Today and tomorrow, the skies above Sochi will belong to the vert-crazed men and women of snowboard halfpipe as they flip, grind, and McTwist themselves high into the air in pursuit of the Games’ first medals. Since its introduction as an official event at Nagano in 1998, snowboarding has quickly asserted itself as one of winter’s boldest, brashest, and badass-est sports.

Photo by D. Crannitch

Photo by D. Crannitch.

From Humble Beginnings

While relatively new to the Games, snowboarding’s roots date back at least a century, when the sport’s earliest pioneers first lashed logs and branches to their feet with rope or sleigh reins. Competitive events (thankfully employing primitive versions of modern boards) popped up in the United States in the 1960s, but the sport really took off in the 1980s and ‘90s as a winter alternative to skateboarding. Today, over 40 countries claim membership in the World Snowboard Association, including India, Peru, Chile, and Japan. And while the northern countries (particularly the United States) tend to dominate the podium, the sport’s worldwide appeal continues to grow.

Photo by J, Rusiczki

Photo by J. Rusiczki.

Learn the Lingo

Athletes are tribal, and all sports have their own unique cultures, but few are as robust, unique, and impenetrable to outsiders as snowboarding’s. Its membership may be global, but snowboarders speak in a lingua franca that transcends national, cultural, and linguistic boundaries. While you’re watching the events, here’s a sampling of some of the head-scratching terms you may encounter:

bail [beyl] v
to unsuccessfully land a trick.

butter [buht-er] n
a move in which the rider presses down on the nose of the board and swings the tail to the front. buttery adj used to describe a flexible board better equipped to producing this move.

carve [kahrv] v
the act of turning the snowboard.

chatter [chat-er] n
the vibrations the board produces against the terrain or, more commonly, while riding a rail or edge.

crunchy [kruhn-chee] adj
acceptable; good; awesome. (also crispy.)

fakie [feyk-ee] v
to ride backwards.

50/50 [fif-tee fif-tee] n
a trick performed on boxes or rails in which the rider pivots with the back foot to bring the board perpendicular to the edge, then pivots again to bring the board’s nose back in front before dismounting.

grab [grab] n
a trick in which the rider grasps the nose or heel of the board in midair.

grind [grahynd] n (v grinded, grinding)
the act of riding along the edge of a rail or other obstacle.

jib [jib] n
a trick in which the rider pauses on the edge of an obstacle with the nose, heel or bottom of the board.

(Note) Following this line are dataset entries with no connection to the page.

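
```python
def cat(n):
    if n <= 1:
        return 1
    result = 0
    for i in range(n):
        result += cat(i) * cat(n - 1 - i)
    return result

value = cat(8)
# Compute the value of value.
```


cat(8)
= sum of cat(i) * cat(8-1-i) for i in 0..7
First compute sub-values bottom-up:
  cat(0) = 1, cat(1) = 1
  cat(2) = 1*1 + 1*1 = 2
  cat(3) = 1*2 + 1*1 + 2*1 = 5
  cat(4) = 1*5 + 1*2 + 2*1 + 5*1 = 14
  cat(5) = 1*14 + 1*5 + 2*2 + 5*1 + 14*1 = 42
  cat(6) = 1*42 + 1*14 + 2*5 + 5*2 + 14*1 + 42*1 = 132
  cat(7) = 1*132 + 1*42 + 2*14 + 5*5 + 14*2 + 42*1 + 132*1 = 429
Now cat(8):
  cat(0)*cat(7) = 1*429 = 429
  cat(1)*cat(6) = 1*132 = 132
  cat(2)*cat(5) = 2*42 = 84
  cat(3)*cat(4) = 5*14 = 70
  cat(4)*cat(3) = 14*5 = 70
  cat(5)*cat(2) = 42*2 = 84
  cat(6)*cat(1) = 132*1 = 132
  cat(7)*cat(0) = 429*1 = 429
= 429 + 132 + 84 + 70 + 70 + 84 + 132 + 429
= 1430


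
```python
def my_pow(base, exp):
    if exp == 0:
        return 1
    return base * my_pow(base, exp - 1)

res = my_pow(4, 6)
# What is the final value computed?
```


my_pow(4, 6)
= 4 * my_pow(4, 5)
= 4 * 4 * my_pow(4, 4)
= 4 * 4 * 4 * my_pow(4, 3)
= 4 * 4 * 4 * 4 * my_pow(4, 2)
= 4 * 4 * 4 * 4 * 4 * my_pow(4, 1)
= 4 * 4 * 4 * 4 * 4 * 4 * my_pow(4, 0)
= 4 * 4 * 4 * 4 * 4 * 4 * 1
= 4096


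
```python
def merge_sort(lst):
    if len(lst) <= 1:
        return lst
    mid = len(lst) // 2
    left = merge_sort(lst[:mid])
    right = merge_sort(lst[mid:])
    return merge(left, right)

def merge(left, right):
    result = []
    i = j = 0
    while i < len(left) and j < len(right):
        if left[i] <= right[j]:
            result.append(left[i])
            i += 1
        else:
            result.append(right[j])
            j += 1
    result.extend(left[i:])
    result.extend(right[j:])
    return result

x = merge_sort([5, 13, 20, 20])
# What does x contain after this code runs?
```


merge_sort([5, 13, 20, 20])
Split into [5, 13] and [20, 20]
Left sorted: [5, 13]
Right sorted: [20, 20]
Merge [5, 13] and [20, 20]
= [5, 13, 20, 20]


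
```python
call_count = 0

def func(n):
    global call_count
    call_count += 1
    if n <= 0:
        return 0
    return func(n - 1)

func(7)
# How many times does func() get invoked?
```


func(7) calls func(6) calls ... calls func(0)
Total calls: 7 + 1 (for base case) = 8


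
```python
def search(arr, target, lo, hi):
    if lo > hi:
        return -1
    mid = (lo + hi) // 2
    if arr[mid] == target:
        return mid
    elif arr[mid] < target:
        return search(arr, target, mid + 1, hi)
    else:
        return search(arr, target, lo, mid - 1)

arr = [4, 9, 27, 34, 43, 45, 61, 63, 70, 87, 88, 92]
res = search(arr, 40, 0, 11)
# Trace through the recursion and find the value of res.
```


search(arr, 40, 0, 11)
lo=0, hi=11, mid=5, arr[mid]=45
45 > 40, search left half
lo=0, hi=4, mid=2, arr[mid]=27
27 < 40, search right half
lo=3, hi=4, mid=3, arr[mid]=34
34 < 40, search right half
lo=4, hi=4, mid=4, arr[mid]=43
43 > 40, search left half
lo > hi, target not found, return -1
= -1


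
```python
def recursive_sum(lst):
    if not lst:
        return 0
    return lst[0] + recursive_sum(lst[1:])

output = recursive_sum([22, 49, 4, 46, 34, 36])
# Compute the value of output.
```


recursive_sum([22, 49, 4, 46, 34, 36])
= 22 + recursive_sum([49, 4, 46, 34, 36])
= 22 + 49 + recursive_sum([4, 46, 34, 36])
= 22 + 49 + 4 + recursive_sum([46, 34, 36])
= 22 + 49 + 4 + 46 + recursive_sum([34, 36])
= 22 + 49 + 4 + 46 + 34 + recursive_sum([36])
= 22 + 49 + 4 + 46 + 34 + 36 + recursive_sum([])
= 22 + 49 + 4 + 46 + 34 + 36 + 0
= 191


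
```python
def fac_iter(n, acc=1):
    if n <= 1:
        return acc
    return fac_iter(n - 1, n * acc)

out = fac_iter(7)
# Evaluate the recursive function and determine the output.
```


fac_iter(7, 1)
= fac_iter(6, 7 * 1) = fac_iter(6, 7)
= fac_iter(5, 6 * 7) = fac_iter(5, 42)
= fac_iter(4, 5 * 42) = fac_iter(4, 210)
= fac_iter(3, 4 * 210) = fac_iter(3, 840)
= fac_iter(2, 3 * 840) = fac_iter(2, 2520)
= fac_iter(1, 2 * 2520) = fac_iter(1, 5040)
n <= 1, return acc = 5040


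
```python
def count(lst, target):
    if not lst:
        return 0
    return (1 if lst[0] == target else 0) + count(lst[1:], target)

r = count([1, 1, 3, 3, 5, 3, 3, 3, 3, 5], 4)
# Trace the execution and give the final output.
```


count([1, 1, 3, 3, 5, 3, 3, 3, 3, 5], 4)
lst[0]=1 != 4: 0 + count([1, 3, 3, 5, 3, 3, 3, 3, 5], 4)
lst[0]=1 != 4: 0 + count([3, 3, 5, 3, 3, 3, 3, 5], 4)
lst[0]=3 != 4: 0 + count([3, 5, 3, 3, 3, 3, 5], 4)
lst[0]=3 != 4: 0 + count([5, 3, 3, 3, 3, 5], 4)
lst[0]=5 != 4: 0 + count([3, 3, 3, 3, 5], 4)
lst[0]=3 != 4: 0 + count([3, 3, 3, 5], 4)
lst[0]=3 != 4: 0 + count([3, 3, 5], 4)
lst[0]=3 != 4: 0 + count([3, 5], 4)
lst[0]=3 != 4: 0 + count([5], 4)
lst[0]=5 != 4: 0 + count([], 4)
= 0


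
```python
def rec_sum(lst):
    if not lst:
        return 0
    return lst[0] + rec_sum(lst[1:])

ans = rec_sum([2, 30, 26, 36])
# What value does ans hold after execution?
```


rec_sum([2, 30, 26, 36])
= 2 + rec_sum([30, 26, 36])
= 2 + 30 + rec_sum([26, 36])
= 2 + 30 + 26 + rec_sum([36])
= 2 + 30 + 26 + 36 + rec_sum([])
= 2 + 30 + 26 + 36 + 0
= 94


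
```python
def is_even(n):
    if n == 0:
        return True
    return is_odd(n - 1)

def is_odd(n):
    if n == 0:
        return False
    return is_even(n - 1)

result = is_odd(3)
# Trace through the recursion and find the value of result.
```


is_odd(3)
= is_even(2)
= is_odd(1)
= is_even(0)
n == 0: return True
= True


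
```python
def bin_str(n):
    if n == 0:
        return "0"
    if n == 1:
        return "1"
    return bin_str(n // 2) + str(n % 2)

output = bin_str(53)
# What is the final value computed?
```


bin_str(53)
= bin_str(26) + "1"
= bin_str(13) + "0" + "1"
= bin_str(6) + "1" + "0" + "1"
= bin_str(3) + "0" + "1" + "0" + "1"
= bin_str(1) + "1" + "0" + "1" + "0" + "1"
= "1" + "1" + "0" + "1" + "0" + "1"
= "110101"


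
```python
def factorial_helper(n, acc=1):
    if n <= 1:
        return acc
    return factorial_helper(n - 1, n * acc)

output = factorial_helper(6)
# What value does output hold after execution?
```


factorial_helper(6, 1)
= factorial_helper(5, 6 * 1) = factorial_helper(5, 6)
= factorial_helper(4, 5 * 6) = factorial_helper(4, 30)
= factorial_helper(3, 4 * 30) = factorial_helper(3, 120)
= factorial_helper(2, 3 * 120) = factorial_helper(2, 360)
= factorial_helper(1, 2 * 360) = factorial_helper(1, 720)
n <= 1, return acc = 720


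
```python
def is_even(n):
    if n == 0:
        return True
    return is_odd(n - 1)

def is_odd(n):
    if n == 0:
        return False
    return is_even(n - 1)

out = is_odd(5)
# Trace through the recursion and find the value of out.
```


is_odd(5)
= is_even(4)
= is_odd(3)
= is_even(2)
= is_odd(1)
= is_even(0)
n == 0: return True
= True


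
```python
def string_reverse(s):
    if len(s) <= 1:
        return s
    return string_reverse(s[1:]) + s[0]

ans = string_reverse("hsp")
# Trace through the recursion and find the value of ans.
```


string_reverse("hsp")
= string_reverse("sp") + "h"
= string_reverse("p") + "s" + "h"
= "p" + "s" + "h"
= "psh"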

Also known as a stall.

kicker [kik-er] n
a steep jump that requires the rider to “kick off” from the edge to get airborne. booter a kicker that requires a stronger kick.

meat torpedo [meet tawr-pee-doh] n
a reckless or inexperienced rider who poses a danger to himself and others.

method [meth-uhd] n
a trick in which the rider grasps the heel side of the board in midair and pulls it backward, bringing his body parallel with the ground.

pow [pou] n
loose, usually fresh snow that is not granular, wet, or packed.

ride switch [rahyd swich] v
the act of riding with your non-dominant foot in front.

shred [shred] v (shredded, shredding)
to ride the terrain.

stomp [stomp] v
to successfully land a trick.

yard sale [yahrd seyl] n
a fall that results in the snowboarder’s helmet, goggles, gloves, and other equipment coming loose and scattering across the slope.

Photo by J. Lemieux.

Photo by J. Lemieux.

Getting There

Snowboarding was one of five new sports added to the Winter Games between 1992 and 2002 — and was first included in the 1998 Winter Games in Nagano, Japan. Interested in visiting the city where snowboarding took the world stage for the first time in history? Journey to the Japanese Alps and Nagano, host city of the 1998 Winter Olympics, and visit the historic Zenkoji Temple on G Adventures’ Backroads of Japan small group tour.

One Comment »

  1. Erin Buttler February 12, 2014 at 12:49 am - Reply

    You missed ‘shred the gnar’ English! BUT this article proves you know much more than the announcers on TSN, so big props. :)

    props [präps] n
    respect or credit due to a person.